-0.6-

1.5K 260 58
                                    

"Kook, raporlar."

Yoongi içeri girip sandalyeye oturduğunda yorgun yüzüne bakıp sırıttım, bilgisayarı açmasını izlerken cam kenarına geçip bir sigara yaktım.

"Ne oldu? Jimin'in canı yaramazlık mı yapmak istedi?"

"Nöbetteydim, eve gidince de Jimin üzerime atladı."

"İşime geldi demiyor da."

"Öleceğim yorgunluktan."

Kıkırdayıp derin bir nefes daha çektim sigaramdan ve derin bir nefes verip bakışlarımı gökyüzünde gezdirdim. 

"Abim gelecek akşam, benim veletle birlikte. Özledim piçini."

"Ulan öyle demesene çocuğa manyak herif, piçim ben diye geziyor etrafta, Jeongsuk kuduruyor sinirinden."

Kafamı geriye atıp gür bir kahkaha attım ve sigaramdan son fırtı çekip yerime oturdum. Yoongi ile böyle tanışmıştık aslında, abimin komşusuydu. Tanışıp kaynaşmamızın ardından aynı yerde görev yaptığımızı fark etmiştik ve o zamandan beri de bağımız hiç kopmamıştı. Sevgilisi Jimin benim en yakın arkadaşlarımdan biriydi ve tanışmalarına vesile olan da bendim. Arada abimin evinde buluşup sabaha kadar oyun oynayıp içerdik, abim evlendikten sonra da devam etmişti bu durum. Minik yeğenim doğduktan sonra biraz sekteye uğrasa da arada hala devam ediyorduk buna, uzun zamandır buluşamamıştık gerçi, en kısa zamanda herkesi toplamalıydım. Belki Taehyung da gelirdi ve onu abimle ve Jimin ile tanıştırırdım.

"Hoşuma gidiyor ama, çok tatlı, dişlerim kaşınıyor tatlılığından. Abim gibi bir meymenetsizden nasıl öyle tatlı bir velet çıktı bilmiyorum ama kesinlikle bana çekti, ondan bu kadar seviliyor."

"Abinin çocuğundan bile kendine pay çıkardın lan, deli misin sen?"

Minik bir kahkaha tufanıyla bakışları yeniden beni buldu.

"Yalnız abinin hakkını yiyemezsin Jeon. Nasıl bir geniniz var, inanılmaz ama ikiniz de taş değil meteorsunuz resmen. Bakan bir daha bakıyor size, muntazam bir gen dizilimi. Etrafınızdaki kadınlar sizin için pervane oluyor."

"Ama abim evli, gözü Hyesun'dan başkasını görmüyor, benim de hayatımda ufacık, tatlıcık bir güneş var. Sarı saçlı minik oğlum, aklımı kaçıracağım güzelliğinden."

"Hiç yakınlaştınız mı?"

Göz kırpıp sorduğunda derin bir nefes verip arkama yaslandım ve bacaklarımı aralayıp ellerimi karnımın üzerinde birleştirdim. 

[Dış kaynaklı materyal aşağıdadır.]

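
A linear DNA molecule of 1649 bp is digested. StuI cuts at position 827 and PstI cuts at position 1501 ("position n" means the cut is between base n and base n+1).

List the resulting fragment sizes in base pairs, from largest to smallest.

827, 674, 148 bp

Combined cut positions (sorted): 827, 1501.
Linear molecule, 2 cuts → 3 fragments:
  827 − 0 = 827 bp
  1501 − 827 = 674 bp
  1649 − 1501 = 148 bp
Sorted largest to smallest: 827, 674, 148 bp.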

"Yok, daha değil. Erken böyle şeyler için. Yatıp bırakmak istediğim biri değil, az çok anladın zaten bunu sen de."

Kafasını sallayıp o da yerinde yayıldığında bakışlarımı tavana çevirdim.

"Aynen, onu anladık zaten. Öyle bir amacın olsaydı çocuk bunca zaman hayatında olmazdı ve çoktan becermiş olurdun, insanları büyülüyorsun çünkü, gözlerimle görmesem inanmayacağım ama kimse sana karşı koyamıyor lan."

"Sihirli genlerim sağ olsun."

"Kendini beğenmiş piç."

Kıkırdayıp yerimde dikeldim ve saçlarımı karıştırdım, raporu imzalayıp dosyayı tekrar Yoongi'nin önüne bıraktım, ayaklanıp başını salladı.

"Daha yapmam gereken zibilyon tane iş var, gideyim. Akşam abine de söyle yarın müsaitseniz içmeye gidelim, Jimin seni özlemiş."

"Olur, ben de Taehyung'u getiririm eğer isterse ve Jimin'le tanışırlar."

"Süper olur bence de, o zaman her zamanki mekanda görüşürüz."

"Tamam, haberleşiriz."

Yoongi odadan çıktıktan sonra birikmiş raporları yazmaya devam ettim ve gelen birkaç ihbara polis ekipleri yönlendirdim.